The application is responsible for displaying an error message based on the error_description
passed back as a query param.
However, you can end the user session like in the topic you referenced:
function emailDomainWhitelist(user, context, callback) {
// Access should only be granted to verified users.

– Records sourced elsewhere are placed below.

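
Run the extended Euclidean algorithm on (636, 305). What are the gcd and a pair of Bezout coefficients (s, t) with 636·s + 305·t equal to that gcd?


Euclidean algorithm on (636, 305) — divide until remainder is 0:
  636 = 2 · 305 + 26
  305 = 11 · 26 + 19
  26 = 1 · 19 + 7
  19 = 2 · 7 + 5
  7 = 1 · 5 + 2
  5 = 2 · 2 + 1
  2 = 2 · 1 + 0
gcd(636, 305) = 1.
Track Bezout coefficients alongside the remainders: start with r₀ = 636 = a·1 + b·0 (s = 1, t = 0) and r₁ = 305 = a·0 + b·1 (s = 0, t = 1); each new remainder r_{k+1} = r_{k-1} − q_k·r_k inherits s_{k+1} = s_{k-1} − q_k·s_k, t_{k+1} = t_{k-1} − q_k·t_k, so r_k = a·s_k + b·t_k at every step:
  q = 2: r = 26, s = 1 − 2·0 = 1, t = 0 − 2·1 = -2  (check: 636·1 + 305·(-2) = 26)
  q = 11: r = 19, s = 0 − 11·1 = -11, t = 1 − 11·(-2) = 23  (check: 636·(-11) + 305·23 = 19)
  q = 1: r = 7, s = 1 − 1·(-11) = 12, t = -2 − 1·23 = -25  (check: 636·12 + 305·(-25) = 7)
  q = 2: r = 5, s = -11 − 2·12 = -35, t = 23 − 2·(-25) = 73  (check: 636·(-35) + 305·73 = 5)
  q = 1: r = 2, s = 12 − 1·(-35) = 47, t = -25 − 1·73 = -98  (check: 636·47 + 305·(-98) = 2)
  q = 2: r = 1, s = -35 − 2·47 = -129, t = 73 − 2·(-98) = 269  (check: 636·(-129) + 305·269 = 1)
The row with r = 1 (the gcd) gives the Bezout coefficients s = -129, t = 269.
Result: 636 · (-129) + 305 · (269) = 1.

gcd(636, 305) = 1; s = -129, t = 269 (check: 636·(-129) + 305·269 = 1).


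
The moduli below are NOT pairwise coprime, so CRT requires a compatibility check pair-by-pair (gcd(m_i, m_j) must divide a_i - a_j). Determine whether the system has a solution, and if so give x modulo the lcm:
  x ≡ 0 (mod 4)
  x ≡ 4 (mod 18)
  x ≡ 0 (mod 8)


Moduli 4, 18, 8 are not pairwise coprime, so CRT works modulo lcm(m_i) when all pairwise compatibility conditions hold.
Pairwise compatibility: gcd(m_i, m_j) must divide a_i - a_j for every pair.
Merge one congruence at a time:
  Start: x ≡ 0 (mod 4).
  Combine with x ≡ 4 (mod 18): gcd(4, 18) = 2; 4 - 0 = 4, which IS divisible by 2, so compatible.
    Write x = 0 + 4·t and substitute into x ≡ 4 (mod 18): 4·t ≡ 4 − 0 = 4 (mod 18).
    Divide the congruence (and modulus) by g = 2: 2·t ≡ 2 (mod 9).
    The inverse of 2 mod 9 is 5 (since 2·5 = 10 = 1·9 + 1), so t ≡ 5·2 = 10 ≡ 1 (mod 9).
    Then x = 0 + 4·1 = 4, valid modulo lcm(4, 18) = 36: x ≡ 4 (mod 36).
  Combine with x ≡ 0 (mod 8): gcd(36, 8) = 4; 0 - 4 = -4, which IS divisible by 4, so compatible.
    Write x = 4 + 36·t and substitute into x ≡ 0 (mod 8): 36·t ≡ 0 − 4 = -4 (mod 8).
    Divide the congruence (and modulus) by g = 4: 9·t ≡ -1 (mod 2).
    Reduce coefficients mod 2: 1·t ≡ 1 (mod 2).
    So t ≡ 1 (mod 2).
    Then x = 4 + 36·1 = 40, valid modulo lcm(36, 8) = 72: x ≡ 40 (mod 72).
Verify: 40 mod 4 = 0, 40 mod 18 = 4, 40 mod 8 = 0.

x ≡ 40 (mod 72).


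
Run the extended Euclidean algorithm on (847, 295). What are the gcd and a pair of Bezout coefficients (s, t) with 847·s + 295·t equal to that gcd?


Euclidean algorithm on (847, 295) — divide until remainder is 0:
  847 = 2 · 295 + 257
  295 = 1 · 257 + 38
  257 = 6 · 38 + 29
  38 = 1 · 29 + 9
  29 = 3 · 9 + 2
  9 = 4 · 2 + 1
  2 = 2 · 1 + 0
gcd(847, 295) = 1.
Track Bezout coefficients alongside the remainders: start with r₀ = 847 = a·1 + b·0 (s = 1, t = 0) and r₁ = 295 = a·0 + b·1 (s = 0, t = 1); each new remainder r_{k+1} = r_{k-1} − q_k·r_k inherits s_{k+1} = s_{k-1} − q_k·s_k, t_{k+1} = t_{k-1} − q_k·t_k, so r_k = a·s_k + b·t_k at every step:
  q = 2: r = 257, s = 1 − 2·0 = 1, t = 0 − 2·1 = -2  (check: 847·1 + 295·(-2) = 257)
  q = 1: r = 38, s = 0 − 1·1 = -1, t = 1 − 1·(-2) = 3  (check: 847·(-1) + 295·3 = 38)
  q = 6: r = 29, s = 1 − 6·(-1) = 7, t = -2 − 6·3 = -20  (check: 847·7 + 295·(-20) = 29)
  q = 1: r = 9, s = -1 − 1·7 = -8, t = 3 − 1·(-20) = 23  (check: 847·(-8) + 295·23 = 9)
  q = 3: r = 2, s = 7 − 3·(-8) = 31, t = -20 − 3·23 = -89  (check: 847·31 + 295·(-89) = 2)
  q = 4: r = 1, s = -8 − 4·31 = -132, t = 23 − 4·(-89) = 379  (check: 847·(-132) + 295·379 = 1)
The row with r = 1 (the gcd) gives the Bezout coefficients s = -132, t = 379.
Result: 847 · (-132) + 295 · (379) = 1.

gcd(847, 295) = 1; s = -132, t = 379 (check: 847·(-132) + 295·379 = 1).


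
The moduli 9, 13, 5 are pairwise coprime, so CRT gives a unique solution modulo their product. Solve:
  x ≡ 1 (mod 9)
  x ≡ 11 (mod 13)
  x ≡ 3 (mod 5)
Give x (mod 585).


Moduli 9, 13, 5 are pairwise coprime; by CRT there is a unique solution modulo M = 9 · 13 · 5 = 585.
Solve pairwise, accumulating the modulus:
  Start with x ≡ 1 (mod 9).
  Combine with x ≡ 11 (mod 13): since gcd(9, 13) = 1, we get a unique residue mod 117.
    Write x = 1 + 9·t and substitute into x ≡ 11 (mod 13): 9·t ≡ 11 − 1 = 10 (mod 13).
    The inverse of 9 mod 13 is 3 (since 9·3 = 27 = 2·13 + 1), so t ≡ 3·10 = 30 ≡ 4 (mod 13).
    Then x = 1 + 9·4 = 37, valid modulo lcm(9, 13) = 117: x ≡ 37 (mod 117).
  Combine with x ≡ 3 (mod 5): since gcd(117, 5) = 1, we get a unique residue mod 585.
    Write x = 37 + 117·t and substitute into x ≡ 3 (mod 5): 117·t ≡ 3 − 37 = -34 (mod 5).
    Reduce coefficients mod 5: 2·t ≡ 1 (mod 5).
    The inverse of 2 mod 5 is 3 (since 2·3 = 6 = 1·5 + 1), so t ≡ 3·1 = 3 ≡ 3 (mod 5).
    Then x = 37 + 117·3 = 388, valid modulo lcm(117, 5) = 585: x ≡ 388 (mod 585).
Verify: 388 mod 9 = 1 ✓, 388 mod 13 = 11 ✓, 388 mod 5 = 3 ✓.

x ≡ 388 (mod 585).


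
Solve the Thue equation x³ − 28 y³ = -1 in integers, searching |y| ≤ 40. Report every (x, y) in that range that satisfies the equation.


The equation is x³ - 28y³ = -1. For fixed y, x³ = 28·y³ − 1, so a solution requires the RHS to be a perfect cube.
Strategy: iterate y from -40 to 40, compute RHS = 28·y³ − 1, and check whether it is a (positive or negative) perfect cube.
Check small values of y:
  y = 0: RHS = -1 = (-1)³ ⇒ x = -1 works.
  y = 1: RHS = 27 = (3)³ ⇒ x = 3 works.
  y = -1: RHS = -29 is not a perfect cube.
  y = 2: RHS = 223 is not a perfect cube.
  y = -2: RHS = -225 is not a perfect cube.
  y = 3: RHS = 755 is not a perfect cube.
  y = -3: RHS = -757 is not a perfect cube.
Continuing the search up to |y| = 40 finds no further solutions beyond those listed.
Collected solutions: (-1, 0), (3, 1).

Solutions (with |y| ≤ 40): (-1, 0), (3, 1).


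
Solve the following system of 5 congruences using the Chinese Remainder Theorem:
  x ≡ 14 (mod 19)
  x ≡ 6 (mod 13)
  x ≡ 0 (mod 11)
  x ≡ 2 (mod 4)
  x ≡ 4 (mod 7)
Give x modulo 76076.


Product of moduli M = 19 · 13 · 11 · 4 · 7 = 76076.
Merge one congruence at a time:
  Start: x ≡ 14 (mod 19).
  Combine with x ≡ 6 (mod 13); new modulus lcm = 247.
    Write x = 14 + 19·t and substitute into x ≡ 6 (mod 13): 19·t ≡ 6 − 14 = -8 (mod 13).
    Reduce coefficients mod 13: 6·t ≡ 5 (mod 13).
    The inverse of 6 mod 13 is 11 (since 6·11 = 66 = 5·13 + 1), so t ≡ 11·5 = 55 ≡ 3 (mod 13).
    Then x = 14 + 19·3 = 71, valid modulo lcm(19, 13) = 247: x ≡ 71 (mod 247).
  Combine with x ≡ 0 (mod 11); new modulus lcm = 2717.
    Write x = 71 + 247·t and substitute into x ≡ 0 (mod 11): 247·t ≡ 0 − 71 = -71 (mod 11).
    Reduce coefficients mod 11: 5·t ≡ 6 (mod 11).
    The inverse of 5 mod 11 is 9 (since 5·9 = 45 = 4·11 + 1), so t ≡ 9·6 = 54 ≡ 10 (mod 11).
    Then x = 71 + 247·10 = 2541, valid modulo lcm(247, 11) = 2717: x ≡ 2541 (mod 2717).
  Combine with x ≡ 2 (mod 4); new modulus lcm = 10868.
    Write x = 2541 + 2717·t and substitute into x ≡ 2 (mod 4): 2717·t ≡ 2 − 2541 = -2539 (mod 4).
    Reduce coefficients mod 4: 1·t ≡ 1 (mod 4).
    So t ≡ 1 (mod 4).
    Then x = 2541 + 2717·1 = 5258, valid modulo lcm(2717, 4) = 10868: x ≡ 5258 (mod 10868).
  Combine with x ≡ 4 (mod 7); new modulus lcm = 76076.
    Write x = 5258 + 10868·t and substitute into x ≡ 4 (mod 7): 10868·t ≡ 4 − 5258 = -5254 (mod 7).
    Reduce coefficients mod 7: 4·t ≡ 3 (mod 7).
    The inverse of 4 mod 7 is 2 (since 4·2 = 8 = 1·7 + 1), so t ≡ 2·3 = 6 ≡ 6 (mod 7).
    Then x = 5258 + 10868·6 = 70466, valid modulo lcm(10868, 7) = 76076: x ≡ 70466 (mod 76076).
Verify against each original: 70466 mod 19 = 14, 70466 mod 13 = 6, 70466 mod 11 = 0, 70466 mod 4 = 2, 70466 mod 7 = 4.

x ≡ 70466 (mod 76076).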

if (!user.email || !user.email_verified) {
return callback(new UnauthorizedError('Access denied.'));
}
const whitelist = ['example.com', 'example.org']; //authorized domains
const userHasAccess = whitelist.some(
function (domain) {
const emailSplit = user.email.split('@');
return emailSplit[emailSplit.length - 1].toLowerCase() === domain;
});
if (!userHasAccess) {
context.redirect = { url: "https://YOUR_DOMAIN.YOUR_REGION.auth0.com/v2/logout?returnTo=http%3A%2F%2Flocalhost%3A3000%3Fmsg%3Daccess_denied&client_id=YOUR_APP_CLIENT_ID" };
return callback(null, user, context);
}
return callback(null, user, context);
}
In the code above, if the user does not have access, they will be logged out and redirected to http://localhost:3000/?msg=access_denied
You could display an error based on the query param you send back.